Atul Gawande wrote of a physician who focused on caring for these complex patients (information and link found here). Caring for these complex patients requires practice based resources such as timely access to clinical services and coordination of services, knowledge of community resources such as housing and healthy food, and a clinical quarterback. The payment structure, although changing, has not changed sufficiently to reward practices that “look upstream.” In addition, medical students and residents come from a model where “the here and now” is rewarded both financially and professionally so they are not looking to move “upstream.” For us to get healthier, our doctors need to be able to focus on the stream AND look upstream as well.

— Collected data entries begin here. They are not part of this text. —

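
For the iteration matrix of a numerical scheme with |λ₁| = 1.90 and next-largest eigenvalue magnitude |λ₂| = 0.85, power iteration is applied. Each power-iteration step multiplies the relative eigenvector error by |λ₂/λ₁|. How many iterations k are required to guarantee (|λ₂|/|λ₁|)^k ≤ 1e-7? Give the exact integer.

|λ₂/λ₁| = 0.85/1.90 = 0.44737
Need k ≥ ln(1e-7) / ln(0.44737) = -16.1181 / -0.8044 ≈ 20.038
Smallest integer k satisfying the bound: 21

21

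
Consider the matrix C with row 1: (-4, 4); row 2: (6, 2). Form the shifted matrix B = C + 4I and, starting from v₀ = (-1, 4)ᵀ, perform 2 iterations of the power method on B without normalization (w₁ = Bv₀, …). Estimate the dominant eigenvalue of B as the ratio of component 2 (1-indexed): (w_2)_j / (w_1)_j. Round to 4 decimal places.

μ ≈ 11.3333

B = C + 4I has rows (0, 4); (6, 6)
w1 = Bv₀ = (0·(-1) + 4·4; 6·(-1) + 6·4) = (16, 18)
w2 = Bw1 = (0·16 + 4·18; 6·16 + 6·18) = (72, 204)
Ratio: 204/18 = 11.3333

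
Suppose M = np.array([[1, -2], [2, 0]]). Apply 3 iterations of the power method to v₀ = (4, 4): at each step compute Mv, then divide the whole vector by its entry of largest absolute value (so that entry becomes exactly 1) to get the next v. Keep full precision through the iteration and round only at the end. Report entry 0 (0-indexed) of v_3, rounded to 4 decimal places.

Mv0 = (-4.00000, 8.00000); divide by 8.00000 → v1 = (-0.50000, 1.00000)
Mv1 = (-2.50000, -1.00000); divide by -2.50000 → v2 = (1.00000, 0.40000)
Mv2 = (0.20000, 2.00000); divide by 2.00000 → v3 = (0.10000, 1.00000)
Requested entry of v3: -4/-40 = 0.1000

0.1000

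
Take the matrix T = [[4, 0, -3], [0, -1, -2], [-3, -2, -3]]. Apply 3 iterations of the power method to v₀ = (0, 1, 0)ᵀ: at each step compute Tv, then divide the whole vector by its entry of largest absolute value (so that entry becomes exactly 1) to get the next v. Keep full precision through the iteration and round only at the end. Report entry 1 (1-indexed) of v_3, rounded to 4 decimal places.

0.0000

Tv0 = (0.00000, -1.00000, -2.00000); divide by -2.00000 → v1 = (0.00000, 0.50000, 1.00000)
Tv1 = (-3.00000, -2.50000, -4.00000); divide by -4.00000 → v2 = (0.75000, 0.62500, 1.00000)
Tv2 = (0.00000, -2.62500, -6.50000); divide by -6.50000 → v3 = (0.00000, 0.40385, 1.00000)
Requested entry of v3: 0/-52 = 0.0000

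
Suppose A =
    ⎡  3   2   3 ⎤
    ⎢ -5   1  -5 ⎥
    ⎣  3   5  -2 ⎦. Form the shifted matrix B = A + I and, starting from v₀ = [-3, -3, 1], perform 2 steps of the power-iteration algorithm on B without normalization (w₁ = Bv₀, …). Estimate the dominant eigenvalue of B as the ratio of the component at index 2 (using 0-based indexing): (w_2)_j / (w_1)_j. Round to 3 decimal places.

μ ≈ 0.000

B = A + I has rows (4, 2, 3); (-5, 2, -5); (3, 5, -1)
w1 = Bv₀ = (-15, 4, -25)
w2 = Bw1 = (-127, 208, 0)
Ratio: 0/-25 = 0.000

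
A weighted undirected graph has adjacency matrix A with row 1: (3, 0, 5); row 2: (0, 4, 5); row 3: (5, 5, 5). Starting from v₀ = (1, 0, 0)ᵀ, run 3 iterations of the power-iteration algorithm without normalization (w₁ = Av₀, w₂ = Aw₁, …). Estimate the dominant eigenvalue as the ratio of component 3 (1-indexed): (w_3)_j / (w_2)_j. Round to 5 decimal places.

w1 = Av₀ = (3·1 + 0·0 + 5·0; 0·1 + 4·0 + 5·0; 5·1 + 5·0 + 5·0) = (3, 0, 5)
w2 = Aw1 = (3·3 + 0·0 + 5·5; 0·3 + 4·0 + 5·5; 5·3 + 5·0 + 5·5) = (34, 25, 40)
w3 = Aw2 = (302, 300, 495)
Ratio at component: 495 / 40 = 12.37500

12.37500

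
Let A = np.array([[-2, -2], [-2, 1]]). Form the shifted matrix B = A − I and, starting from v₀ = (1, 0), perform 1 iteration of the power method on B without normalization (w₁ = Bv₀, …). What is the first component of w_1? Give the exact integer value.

-3

B = A − I has rows (-3, -2); (-2, 0)
w1 = Bv₀ = ((-3)·1 + (-2)·0; (-2)·1 + 0·0) = (-3, -2)
Requested component of w1: -3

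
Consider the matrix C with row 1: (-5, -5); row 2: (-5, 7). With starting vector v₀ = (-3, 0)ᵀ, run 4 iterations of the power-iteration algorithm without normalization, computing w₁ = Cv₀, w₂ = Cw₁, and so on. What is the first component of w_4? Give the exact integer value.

-7800

w1 = Cv₀ = ((-5)·(-3) + (-5)·0; (-5)·(-3) + 7·0) = (15, 15)
w2 = Cw1 = ((-5)·15 + (-5)·15; (-5)·15 + 7·15) = (-150, 30)
w3 = Cw2 = (600, 960)
w4 = Cw3 = (-7800, 3720)
The requested component of w4 is -7800.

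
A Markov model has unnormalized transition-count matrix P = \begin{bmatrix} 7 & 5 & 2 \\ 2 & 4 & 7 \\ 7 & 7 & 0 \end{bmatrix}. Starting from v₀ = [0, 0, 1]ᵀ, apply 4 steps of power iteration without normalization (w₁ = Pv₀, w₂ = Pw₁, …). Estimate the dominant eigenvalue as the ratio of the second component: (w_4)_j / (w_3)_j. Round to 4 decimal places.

λ ≈ 11.8366

w1 = Pv₀ = (7·0 + 5·0 + 2·1; 2·0 + 4·0 + 7·1; 7·0 + 7·0 + 0·1) = (2, 7, 0)
w2 = Pw1 = (7·2 + 5·7 + 2·0; 2·2 + 4·7 + 7·0; 7·2 + 7·7 + 0·0) = (49, 32, 63)
w3 = Pw2 = (629, 667, 567)
w4 = Pw3 = (8872, 7895, 9072)
Ratio at component: 7895 / 667 = 11.8366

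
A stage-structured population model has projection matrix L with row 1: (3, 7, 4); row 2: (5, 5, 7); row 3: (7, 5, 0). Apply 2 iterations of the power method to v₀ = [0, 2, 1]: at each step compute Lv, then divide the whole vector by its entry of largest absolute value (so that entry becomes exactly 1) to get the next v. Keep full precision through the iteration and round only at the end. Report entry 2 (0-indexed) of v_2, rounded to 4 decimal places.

0.8612

Lv0 = (18.00000, 17.00000, 10.00000); divide by 18.00000 → v1 = (1.00000, 0.94444, 0.55556)
Lv1 = (11.83333, 13.61111, 11.72222); divide by 13.61111 → v2 = (0.86939, 1.00000, 0.86122)
Requested entry of v2: 211/245 = 0.8612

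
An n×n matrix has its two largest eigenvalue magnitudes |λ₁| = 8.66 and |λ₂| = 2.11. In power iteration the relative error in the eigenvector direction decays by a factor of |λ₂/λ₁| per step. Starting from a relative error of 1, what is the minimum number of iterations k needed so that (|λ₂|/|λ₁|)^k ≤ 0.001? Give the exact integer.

|λ₂/λ₁| = 2.11/8.66 = 0.24365
Need k ≥ ln(0.001) / ln(0.24365) = -6.9078 / -1.4120 ≈ 4.892
Smallest integer k satisfying the bound: 5

5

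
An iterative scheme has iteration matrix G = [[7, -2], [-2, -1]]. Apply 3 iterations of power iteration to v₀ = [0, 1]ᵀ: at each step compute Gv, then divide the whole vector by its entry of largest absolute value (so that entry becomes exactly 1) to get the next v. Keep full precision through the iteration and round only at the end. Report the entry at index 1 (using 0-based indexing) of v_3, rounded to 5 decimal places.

Gv0 = (-2.000000, -1.000000); divide by -2.000000 → v1 = (1.000000, 0.500000)
Gv1 = (6.000000, -2.500000); divide by 6.000000 → v2 = (1.000000, -0.416667)
Gv2 = (7.833333, -1.583333); divide by 7.833333 → v3 = (1.000000, -0.202128)
Requested entry of v3: 19/-94 = -0.20213

-0.20213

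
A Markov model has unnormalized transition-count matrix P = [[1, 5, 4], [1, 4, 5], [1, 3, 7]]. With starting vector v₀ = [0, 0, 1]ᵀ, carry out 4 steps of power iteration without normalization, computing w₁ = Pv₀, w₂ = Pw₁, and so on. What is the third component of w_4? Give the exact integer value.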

In our training site, we are working on create an nurturing and supportive environment that will allow us to care for these patients. Our hope is that we will allow our complex patients to receive better, more effective care.  Our hope is also that it will provide a lab for our students and residents to see that by partnering with the community, providing “non-medical” things such as housing and appropriate dietary information, and improving access to resources they can care for these patients in addition to providing care for the rest of the community. We will start building this “Chronic Disease Medical Home” annex to our patient centered medical home. I will use this space on occasion to  discuss our progress. Wish us luck!